Тщетно старался Лаврентий собрать беженцев и поднять на борьбу. Напрасно перебирался из трущобы в другую, говорил, убеждал, не помогало. Ему отвечали ссылками на историю со стражниками либо молчанием. И не успел молодой человек убедиться, что в односельчан ничего не вдохнешь, а началось возвращение, и приходилось думать уже не о восстании, а о том, как бы задержать или замедлить возврат.
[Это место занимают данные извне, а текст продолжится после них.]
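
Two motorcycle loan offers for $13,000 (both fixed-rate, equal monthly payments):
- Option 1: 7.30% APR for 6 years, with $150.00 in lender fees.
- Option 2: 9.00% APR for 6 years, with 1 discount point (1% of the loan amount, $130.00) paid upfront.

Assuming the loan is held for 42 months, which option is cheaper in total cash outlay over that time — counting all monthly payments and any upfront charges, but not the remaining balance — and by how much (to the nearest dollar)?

Option 1 by $434

Option 1: at 7.30% the monthly rate is 0.0060833, so the payment is 13,000 × 0.0060833 / (1 − 1.0060833^−72) = $223.51.
Option 2: monthly rate = 9%/12 = 0.0075000; payment = 13,000 × 0.0075000 / (1 − (1+0.0075000)^−72) = $234.33.
Over 42 months: Option 1 costs 42 × $223.51 + $150.00 = $9,537.42; Option 2 costs 42 × $234.33 + $130.00 = $9,971.86.
Option 1 is cheaper by $9,971.86 − $9,537.42 = $434.44.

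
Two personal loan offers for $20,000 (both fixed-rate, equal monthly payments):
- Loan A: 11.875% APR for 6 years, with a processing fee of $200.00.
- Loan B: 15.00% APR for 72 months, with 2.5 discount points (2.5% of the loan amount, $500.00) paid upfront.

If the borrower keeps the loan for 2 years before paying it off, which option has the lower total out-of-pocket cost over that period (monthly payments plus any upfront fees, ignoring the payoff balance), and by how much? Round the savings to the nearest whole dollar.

Loan A: at 11.875% the monthly rate is 0.0098958, so the payment is 20,000 × 0.0098958 / (1 − 1.0098958^−72) = $389.71.
Loan B: monthly rate = 15%/12 = 0.0125000; payment = 20,000 × 0.0125000 / (1 − (1+0.0125000)^−72) = $422.90.
Over 24 months: Loan A costs 24 × $389.71 + $200.00 = $9,553.04; Loan B costs 24 × $422.90 + $500.00 = $10,649.60.
Loan A is cheaper by $10,649.60 − $9,553.04 = $1,096.56.

Loan A by $1,097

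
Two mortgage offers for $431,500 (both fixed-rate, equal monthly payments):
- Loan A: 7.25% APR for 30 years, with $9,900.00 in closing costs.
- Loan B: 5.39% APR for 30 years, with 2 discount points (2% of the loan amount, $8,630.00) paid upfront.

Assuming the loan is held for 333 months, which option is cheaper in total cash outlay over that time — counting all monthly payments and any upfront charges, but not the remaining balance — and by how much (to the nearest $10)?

Loan A: monthly rate = 7.25%/12 = 0.0060417; payment = 431,500 × 0.0060417 / (1 − (1+0.0060417)^−360) = $2,943.59.
Loan B: monthly rate = 5.39%/12 = 0.0044917; payment = 431,500 × 0.0044917 / (1 − (1+0.0044917)^−360) = $2,420.31.
Over 333 months: Loan A costs 333 × $2,943.59 + $9,900.00 = $990,115.47; Loan B costs 333 × $2,420.31 + $8,630.00 = $814,593.23.
Loan B is cheaper by $990,115.47 − $814,593.23 = $175,522.24.

Loan B by $175,520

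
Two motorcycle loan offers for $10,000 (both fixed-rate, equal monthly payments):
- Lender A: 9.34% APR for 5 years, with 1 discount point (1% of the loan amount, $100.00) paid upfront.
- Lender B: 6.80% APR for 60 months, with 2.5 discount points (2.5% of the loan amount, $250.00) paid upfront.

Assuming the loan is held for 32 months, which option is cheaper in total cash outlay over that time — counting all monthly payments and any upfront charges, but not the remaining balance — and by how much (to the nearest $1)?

Lender A: monthly rate = 9.34%/12 = 0.0077833; payment = 10,000 × 0.0077833 / (1 − (1+0.0077833)^−60) = $209.24.
Lender B: at 6.80% the monthly rate is 0.0056667, so the payment is 10,000 × 0.0056667 / (1 − 1.0056667^−60) = $197.07.
Over 32 months: Lender A costs 32 × $209.24 + $100.00 = $6,795.68; Lender B costs 32 × $197.07 + $250.00 = $6,556.24.
Lender B is cheaper by $6,795.68 − $6,556.24 = $239.44.

Lender B by $239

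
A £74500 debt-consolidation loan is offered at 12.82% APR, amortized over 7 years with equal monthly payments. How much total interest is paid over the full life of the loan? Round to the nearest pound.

Monthly rate = 12.82%/12 = 0.0106833; payment = 74,500 × 0.0106833 / (1 − (1+0.0106833)^−84) = £1,348.02.
Total paid = 84 × £1,348.02 = £113,233.68; interest = £113,233.68 − £74,500 = £38,733.68.

£38,734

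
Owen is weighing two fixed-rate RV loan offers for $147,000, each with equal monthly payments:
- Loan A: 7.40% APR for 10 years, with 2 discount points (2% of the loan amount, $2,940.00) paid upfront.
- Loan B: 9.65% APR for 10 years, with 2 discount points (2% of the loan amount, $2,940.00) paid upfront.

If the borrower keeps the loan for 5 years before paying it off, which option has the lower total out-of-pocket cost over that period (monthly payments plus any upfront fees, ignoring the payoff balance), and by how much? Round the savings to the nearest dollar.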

Временами у Лаврентия мелькала мысль, что усилия и тут будут бесплодными и его одиночество – вопрос времени. Но, захваченный текущими делами, он этой мысли не давал ходу, не зная, что будет делать, если крестьян и задержать не удастся. И готов был провесть в лесах зиму, даже не одну, надеясь на то, что терпению Аркадия не быть бесконечным. Не замечал молодой человек также, как изо дня в день таяло его величие, и если он не был окончательно всеми брошен, то объяснялось это разве тем, что комедия возвращения играется согласно правилам. Лаврентию все еще казалось, что он тот же Лаврентий, каким был в утро первого посещения родной деревни в качестве разбойника, хотя зобатые скрылись и никто уже не уплачивал налога, а деньги, полученные от партии, уходили не на жену, а на поддержку оставшихся еще в горах беженцев.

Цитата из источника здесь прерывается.